The head of acquisitions at the VW Group said that the deficit could be slightly reduced in the second half of this year.
The Volkswagen Group does not expect the global semiconductor shortfall to end this year, although it is expected to decline slightly in the second half, the carmaker’s chief purchasing officer said.
“The volatile situation will affect us at least after the first half of this year,” said Murat Aksel, head of procurement for VW and VW Group.
Automakers around the world have been hit by a shortage of semiconductors due to supply chain disruptions due to COVID-19, as well as growing demand for semiconductors from consumer electronics companies.
The estimated total lost volume since the beginning of the shortage in 2021 was 10.81 million units at the end of January, said Sam Fiorani of AutoForecast Solutions. The total volume lost so far in 2022 is 370,486 units, he said.
Problems for Volkswagen
Moreover, Volkswagen plans to reduce almost all night shifts at its main plant in Germany, as Europe’s largest carmaker continues to struggle with the semiconductor crisis.
VW will reduce the night shift, which gives workers extra pay, from the beginning of the second quarter on three assembly lines in Wolfsburg, the carmaker said.
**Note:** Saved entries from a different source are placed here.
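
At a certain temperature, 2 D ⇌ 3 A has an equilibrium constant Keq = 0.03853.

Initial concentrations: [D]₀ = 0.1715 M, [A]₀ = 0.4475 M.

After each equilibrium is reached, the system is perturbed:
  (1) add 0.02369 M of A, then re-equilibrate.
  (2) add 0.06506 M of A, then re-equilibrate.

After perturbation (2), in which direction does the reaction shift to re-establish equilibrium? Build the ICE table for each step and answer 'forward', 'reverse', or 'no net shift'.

Direction: reverse

Q₀ = 3.047 vs Keq = 0.03853 ⇒ Q>K, reverse
Step 1:
                  D         A
  init       0.1715    0.4475
  Δ          0.1851   -0.2777
  eq         0.3566    0.1698
  solve Keq expr → x = -0.09255; check Q = 0.03853
Then add 0.02369 M of A.
Step 2:
                  D         A
  init       0.3566    0.1935
  Δ         0.01305  -0.01957
  eq         0.3697     0.174
  solve Keq expr → x = -0.006524; check Q = 0.03853
Then add 0.06506 M of A.
Step 3:
                  D         A
  init       0.3697     0.239
  Δ         0.03597  -0.05395
  eq         0.4056    0.1851
  solve Keq expr → x = -0.01798; check Q = 0.03853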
The global shortage of chips last year forced VW to reduce production at its Wolfsburg plant. The factory produces the VW Golf, which was consistently the best-selling car in Europe, including last year, with a volume of 205,720, despite a decrease of 27%.
The decision to interrupt the night shift was made in response to repeated cancellations with short notice and the need to lay off workers, the company said.
“It is inevitable that we will adapt our model of change to stay competitive and secure long-term jobs,” said Gunnar Kilian, a member of the board of directors responsible for staff. “Unfortunately, this step will also involve reductions in the workforce and the loss of hardship allowances for the night shift.”